CYP1A2 substrates (e.g. theophylline): When tadalafil 10 mg was administered with theophylline (a non-selective phosphodiesterase inhibitor) in a clinical pharmacology study, there was no pharmacokinetic interaction. The only pharmacodynamic effect was a small (3.5 bpm) increase in heart rate. Although this effect is minor and was of no clinical significance in this study, it should be considered when co-administering these medicinal products.

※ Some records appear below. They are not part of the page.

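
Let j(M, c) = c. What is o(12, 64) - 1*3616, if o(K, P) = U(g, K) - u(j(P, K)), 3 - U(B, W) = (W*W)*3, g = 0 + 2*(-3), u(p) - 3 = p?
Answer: -4060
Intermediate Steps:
u(p) = 3 + p
g = -6 (g = 0 - 6 = -6)
U(B, W) = 3 - 3*W² (U(B, W) = 3 - W*W*3 = 3 - W²*3 = 3 - 3*W²)
o(K, P) = -K - 3*K² (o(K, P) = (3 - 3*K²) - (3 + K) = (3 - 3*K²) + (-3 - K) = -K - 3*K²)
o(12, 64) - 1*3616 = 12*(-1 - 3*12) - 1*3616 = 12*(-1 - 36) - 3616 = 12*(-37) - 3616 = -444 - 3616 = -4060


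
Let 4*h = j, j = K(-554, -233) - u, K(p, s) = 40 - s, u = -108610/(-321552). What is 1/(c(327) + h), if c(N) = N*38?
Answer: 643104/8035047847 ≈ 8.0037e-5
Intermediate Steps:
c(N) = 38*N
u = 54305/160776 (u = -108610*(-1/321552) = 54305/160776 ≈ 0.33777)
j = 43837543/160776 (j = (40 - 1*(-233)) - 1*54305/160776 = (40 + 233) - 54305/160776 = 273 - 54305/160776 = 43837543/160776 ≈ 272.66)
h = 43837543/643104 (h = (¼)*(43837543/160776) = 43837543/643104 ≈ 68.166)
1/(c(327) + h) = 1/(38*327 + 43837543/643104) = 1/(12426 + 43837543/643104) = 1/(8035047847/643104) = 643104/8035047847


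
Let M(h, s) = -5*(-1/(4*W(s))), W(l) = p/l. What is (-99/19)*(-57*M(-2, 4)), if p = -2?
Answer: -1485/2 ≈ -742.50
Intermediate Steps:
W(l) = -2/l
M(h, s) = -5*s/8
(-99/19)*(-57*M(-2, 4)) = (-99/19)*(-(-285)*4/8) = (-99*1/19)*(-57*(-5/2)) = -99/19*285/2 = -1485/2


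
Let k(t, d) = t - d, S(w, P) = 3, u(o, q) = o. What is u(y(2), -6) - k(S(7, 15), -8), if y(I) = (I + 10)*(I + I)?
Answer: 37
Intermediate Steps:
y(I) = 2*I*(10 + I) (y(I) = (10 + I)*(2*I) = 2*I*(10 + I))
u(y(2), -6) - k(S(7, 15), -8) = 2*2*(10 + 2) - (3 - 1*(-8)) = 2*2*12 - (3 + 8) = 48 - 1*11 = 48 - 11 = 37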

Ethinylestradiol and terbutaline: Tadalafil has been demonstrated to produce an increase in the oral bioavailability of ethinylestradiol; a similar increase may be expected with oral administration of terbutaline, although the clinical consequence of this is uncertain.
Alcohol: Alcohol concentrations were not affected by coadministration with tadalafil. In addition, no changes in tadalafil concentrations were seen 3 hours after coadministration with alcohol. Alcohol was administered in a manner to maximize the rate of alcohol absorption (overnight fast with no food until 2 hours after alcohol). Tadalafil did not augment the mean blood pressure decrease produced by alcohol but in some subjects, postural dizziness and orthostatic hypotension were observed. When tadalafil was administered with lower doses of alcohol, hypotension was not observed and dizziness occurred with similar frequency to alcohol alone. The effect of alcohol on cognitive function was not augmented by tadalafil.
Cytochrome P450 metabolized medicinal products: Tadalafil is not expected to cause clinically significant inhibition or induction of the clearance of medicinal products metabolized by CYP450 isoforms. Studies have confirmed that tadalafil does not inhibit or induce CYP450 isoforms, including CYP3A4, CYP1A2, CYP2D6, CYP2E1, CYP2C9 and CYP2C19. CYP2C9 substrates (e.g. R-warfarin) Tadalafil had no clinically significant effect on exposure (AUC) to S-warfarin or R- warfarin (CYP2C9 substrate), nor did tadalafil affect changes in prothrombin time induced by warfarin.
Aspirin: Tadalafil did not potentiate the increase in bleeding time caused by acetyl salicylic acid.